Building opportunity
How social housing can support skills, talent and workforce development
Our labour market is changing. For the first time in at least thirty years, the workforce has stopped growing and may be getting smaller – driven by the impacts of the Covid-19 pandemic, Brexit and demographic change. Now more than ever, employers and government will need to find new ways to raise participation in the labour market, engage people further from work, and improve job retention, security and progression.
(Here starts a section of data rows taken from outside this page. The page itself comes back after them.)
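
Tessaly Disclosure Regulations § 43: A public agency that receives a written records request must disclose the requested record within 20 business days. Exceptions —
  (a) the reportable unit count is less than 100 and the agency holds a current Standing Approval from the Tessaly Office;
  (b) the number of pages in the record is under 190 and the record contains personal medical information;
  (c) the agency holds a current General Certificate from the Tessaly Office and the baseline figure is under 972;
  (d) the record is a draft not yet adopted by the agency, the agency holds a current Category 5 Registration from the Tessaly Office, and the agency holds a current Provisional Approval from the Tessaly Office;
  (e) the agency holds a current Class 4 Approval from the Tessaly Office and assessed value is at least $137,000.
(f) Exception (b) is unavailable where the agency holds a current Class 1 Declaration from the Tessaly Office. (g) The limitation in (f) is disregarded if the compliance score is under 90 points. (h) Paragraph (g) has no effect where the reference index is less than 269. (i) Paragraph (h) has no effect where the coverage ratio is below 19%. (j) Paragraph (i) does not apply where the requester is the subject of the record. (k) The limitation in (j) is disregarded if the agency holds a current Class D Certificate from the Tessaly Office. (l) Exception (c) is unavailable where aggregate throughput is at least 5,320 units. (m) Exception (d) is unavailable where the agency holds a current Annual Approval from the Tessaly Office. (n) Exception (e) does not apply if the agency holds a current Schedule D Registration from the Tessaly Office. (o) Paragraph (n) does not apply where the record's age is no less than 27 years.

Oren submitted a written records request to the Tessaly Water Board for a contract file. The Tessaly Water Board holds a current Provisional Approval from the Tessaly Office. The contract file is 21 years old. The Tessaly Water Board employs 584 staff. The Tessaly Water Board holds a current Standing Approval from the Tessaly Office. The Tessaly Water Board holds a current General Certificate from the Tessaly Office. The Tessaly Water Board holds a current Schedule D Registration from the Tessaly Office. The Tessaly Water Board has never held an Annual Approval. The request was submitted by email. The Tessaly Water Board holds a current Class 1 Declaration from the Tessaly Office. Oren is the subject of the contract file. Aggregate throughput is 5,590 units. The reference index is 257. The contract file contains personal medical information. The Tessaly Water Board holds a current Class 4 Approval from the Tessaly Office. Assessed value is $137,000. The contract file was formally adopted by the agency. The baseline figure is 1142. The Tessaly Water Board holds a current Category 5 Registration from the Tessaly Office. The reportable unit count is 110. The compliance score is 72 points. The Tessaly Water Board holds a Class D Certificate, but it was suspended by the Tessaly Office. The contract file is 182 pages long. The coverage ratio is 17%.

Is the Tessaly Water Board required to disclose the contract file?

Yes — the Tessaly Water Board must disclose the contract file.

Exception (a) does not apply: the reportable unit count is 110, not less than 100.
Exception (b)'s conditions are all satisfied: the number of pages in the record is 182, under the 190 limit; the contract file contains personal medical information. Turning to paragraphs (f)–(k): (f) operates — a current Class 1 Declaration is held. (g) would limit (f) — the compliance score is 72 points, under the 90 points limit — but (h) sets (g) aside: (h) operates against (g): the reference index is 257, less than the 269 limit. (i) is engaged (the coverage ratio is 17%, below the 19% limit), but is itself disapplied by (j): (j) is engaged — Oren is the subject of the contract file. (k), which would lift (j), is not engaged — the Class D Certificate is not current. So (b) is unavailable.
Exception (c) does not apply: the baseline figure is 1,142, not under 972.
Exception (d) requires that the record is a draft not yet adopted by the agency; but the contract file has been formally adopted, so (d) is unavailable.
All of (e)'s requirements are met (a current Class 4 Approval is held; assessed value is $137,000, meeting the $137,000 threshold). But: (n) is engaged — a current Schedule D Registration is held. (o), which would lift (n), is inapplicable — the record's age is 21 years, short of 27 years. Exception (e) does not apply.
No exception displaces § 43.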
This report sets out a key potential driver and opportunity for this, by looking at how we can raise employment and address labour market disadvantage for people living in social housing.
It finds that:
- Social housing residents are nearly twice as likely to be out of work as those living in other tenures
- This is driven by structural factors including being more than twice as likely to be disabled and more than three times as likely to be lone parents or to have no qualifications
- More than four fifths of those out of work are outside the labour force entirely – not looking and/ or not available for work, with little access to employment support
- More than a quarter of those outside of the labour force live in social housing
- Social housing residents in work are twice as likely to work in lower skilled jobs, and are on average paid a third less than people who live in other tenures
- Improving support for social housing residents and local communities can play a key role in boosting growth, raising living standards and reducing inequalities
- Many social landlords are working to do this – through core employment services, specialist support and direct employment and training – but there are a range of challenges in scaling this up
- A new approach is needed – built on a new plan for jobs, growth and income; a new model of partnership working; and support to innovate, learn and scale up support
Overall, one in seven people of working age in England live in social housing, or five million adults. Social housing is available to support people who may have faced disadvantage and cannot access housing on the open market. The disadvantages that residents face in the labour market reflect this role that social housing plays, but many residents want to work and would work with the right support.
Raising employment for people in social housing was an economic and social imperative before the pandemic, but should be a necessity now – to boost supply and help meet labour and skills shortages; to help families and communities to deal with the cost of living crisis; and to tackle inequalities between people and places.